Canada INC., la politique étrangère détournée

Est-ce que la promotion des intérêts des entreprises privées devrait être le premier objectif de la politique étrangère canadienne ?Il semble bien que la classe d’affaire de ce pays le pense. Les conservateurs du gouvernement Harper semblent trop heureux de mettre tout le poids du gouvernement dans le soutient de ces intérêts. Ils le font sans grande critique idéologique ou politique.

Yves Engler est l’auteur d’un livre publié récemment : New Commune-ist Manifesto, Workers of the World It Really is Time to Unite. C.f. www.newcommuneist.com

(tiré de COUNTERPUNCH.ORG, 24 DÉCEMBRE 2013. Traduction, Alexandra Cyr)

Récemment, ils ont annoncé que la « diplomatie économique » allait devenir « la ligne de force de toutes les activités du gouvernement canadien au sein de son réseau diplomatique et international ». Selon son plan intitulé Global Markets Action plan (GMAP) : « Toutes les ressources diplomatiques du gouvernement du Canada seront dirigées vers le secteur privé pour augmenter les chances de succès de ses entreprises d’affaires à l’étranger ».

Cette publication est une confirmation évidente de l’engagement des conservateurs à mettre la politique étrangère du pays au service des intérêts corporatifs. Au cours des dernières années ils ont dépensé des dizaines de millions de dollars en activités de lobbying auprès des gouvernements américains et européens en faveur des intérêts des pétrolières liées au développement du pétrole des sables bitumineux, pour ceux de l’industrie de l’armement auprès des monarchies du golfe persique et d’autres abuseurs des droits humains, ou pour resserrer les liens entre nos politiques d’aide internationale et l’industrie minièreautrement responsable d’innombrables abus.

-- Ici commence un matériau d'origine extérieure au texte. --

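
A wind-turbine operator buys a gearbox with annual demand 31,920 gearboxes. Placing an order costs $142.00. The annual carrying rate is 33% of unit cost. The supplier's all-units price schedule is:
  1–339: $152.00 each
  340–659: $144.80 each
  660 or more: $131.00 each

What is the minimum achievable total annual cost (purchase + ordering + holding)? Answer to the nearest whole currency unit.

Holding cost per unit per year at price C is H = 0.33·C.
For each price level, check whether its EOQ is feasible; otherwise the best quantity at that price is the breakpoint.
Tier 1 ($152.00): EOQ = 425.1 exceeds tier's upper bound 339, so this tier is dominated.
EOQ at $144.80 = 435.6 (feasible in tier 2): TC = 31,920×$144.80 + (31,920/435.6)×142 + (435.6/2)×0.33×$144.80 = $4,642,828.86.
EOQ at $131.00 = 457.9 < 660, so use break Q=660: TC = 31,920×$131.00 + (31,920/660.0)×142 + (660.0/2)×0.33×$131.00 = $4,202,653.54.
Lowest total cost among the candidates is at Q = 660.0.

TC* ≈ $4,202,654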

Certains commentateurs avancent que ce plan est une réponse « moderne » aux politiques internationales chinoises. En fait c’est un retour à une époque que beaucoup considèrent comme l’apogée du capitalisme non règlementé. Au début du 19ième siècle de riches individus, sans être employées par le gouvernement, dirigeaient la diplomatie canadienne. Par exemple, George Brown, propriétaire du Toronto Globe a négocié en 1874, les bases d’un traité avec les États-Unis. Sandford Fleming, arpenteur-géomètre du Canadien Pacifique, était le représentant du Canada à la Conférence coloniale de Londres en 1887.

La politique étrangère canadienne affichait ainsi son biais en faveur des considérations économiques. Il y a eu des commissaires commerciaux bien avant qu’il n’y ait des ambassadeurs. En 1907, il y avait 12 commissariats canadiens avec leur personnel « d’agents commerciaux » à Sydney, Capetown, Mexico, Yokohama et dans de nombreuses autres villes en Europe et aux États-Unis.

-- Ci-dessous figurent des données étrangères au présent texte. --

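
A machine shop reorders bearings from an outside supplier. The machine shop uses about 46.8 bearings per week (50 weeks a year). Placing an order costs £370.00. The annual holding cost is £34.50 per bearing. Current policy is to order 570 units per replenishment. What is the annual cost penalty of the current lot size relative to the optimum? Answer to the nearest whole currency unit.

Annual demand D = 46.8 × 50 = 2,340.
EOQ = √(2DS/H) = √(2 × 2,340 × 370 / 34.5) ≈ 224.03.
Cost at Q* = (D/Q*)S + (Q*/2)H = √(2DSH) ≈ £7,729.18.
Cost at Q = 570: (2,340/570)×370 + (570/2)×34.5 = £1,518.95 + £9,832.50 = £11,351.45.
Excess = £11,351.45 − £7,729.18 = £3,622.27.

Extra cost ≈ £3,622 per year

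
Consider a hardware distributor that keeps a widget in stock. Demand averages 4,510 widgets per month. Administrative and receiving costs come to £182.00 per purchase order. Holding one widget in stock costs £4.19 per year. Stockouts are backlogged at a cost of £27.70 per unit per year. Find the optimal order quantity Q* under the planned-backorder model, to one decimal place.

Q* ≈ 2,326.5 widgets

Annual demand D = 4,510 × 12 = 54,120.
With planned backorders, Q* = √(2DS/H) · √((H+B)/B).
√(2DS/H) = √(2 × 54,120 × 182 / 4.19) = 2168.316.
√((H+B)/B) = √((4.19+27.7)/27.7) = 1.0730.
Q* ≈ 2326.537.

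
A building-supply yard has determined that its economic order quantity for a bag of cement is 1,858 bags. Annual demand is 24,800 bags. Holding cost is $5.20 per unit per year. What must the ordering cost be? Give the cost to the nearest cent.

S ≈ $361.92

Invert the EOQ relation Q*² = 2DS/H.
From Q* = √(2DS/H): S = Q*²H / (2D) = 1,858² × 5.2 / (2 × 24,800) = 361.9204.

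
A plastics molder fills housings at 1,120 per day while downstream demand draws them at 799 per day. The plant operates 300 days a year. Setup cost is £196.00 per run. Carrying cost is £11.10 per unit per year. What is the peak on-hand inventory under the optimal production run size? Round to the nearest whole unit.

Annual demand D = 799 × 300 = 239,700.
Production build-up factor (1 − d/p) = 1 − 799/1,120 = 0.2866.
Q* = √(2DS / (H(1 − d/p))) = √(2 × 239,700 × 196 / (11.1 × 0.2866)).
= √(93,962,400 / 3.1813) ≈ 5434.656.
Maximum inventory = Q*(1 − d/p) = 5434.656 × 0.2866 ≈ 1557.611.

I_max ≈ 1,558 housings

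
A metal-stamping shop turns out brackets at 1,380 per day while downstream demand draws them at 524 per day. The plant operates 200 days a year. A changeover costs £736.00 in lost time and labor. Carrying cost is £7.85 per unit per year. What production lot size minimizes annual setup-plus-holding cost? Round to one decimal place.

Q* ≈ 5,628.6 brackets

Annual demand D = 524 × 200 = 104,800.
Production build-up factor (1 − d/p) = 1 − 524/1,380 = 0.6203.
Q* = √(2DS / (H(1 − d/p))) = √(2 × 104,800 × 736 / (7.85 × 0.6203)).
= √(154,265,600 / 4.8693) ≈ 5628.626.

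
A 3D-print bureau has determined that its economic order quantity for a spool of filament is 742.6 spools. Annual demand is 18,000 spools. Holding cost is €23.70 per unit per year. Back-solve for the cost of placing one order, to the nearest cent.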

Mais quoiqu’il en soit de l’histoire, le fait qu’un gouvernement déclare publiquement que les intérêts économiques seront aux commandes de sa politique internationale, devrait soulever la controverse au 21ième siècle. Mais on entend peu de critiques envers ce plan ; il se peut bien que les progressistes se sentent débordéEs par l’agressivité de l’aile droite conservatrice dans toutes les sphères politiques. Peut-être y-a-t-il une explication plus fondamentale. Il se peut bien que les dirigeantEs des médias dominants soient d’accord avec l’idée que les intérêts des entreprises doivent dominer notre politique étrangère.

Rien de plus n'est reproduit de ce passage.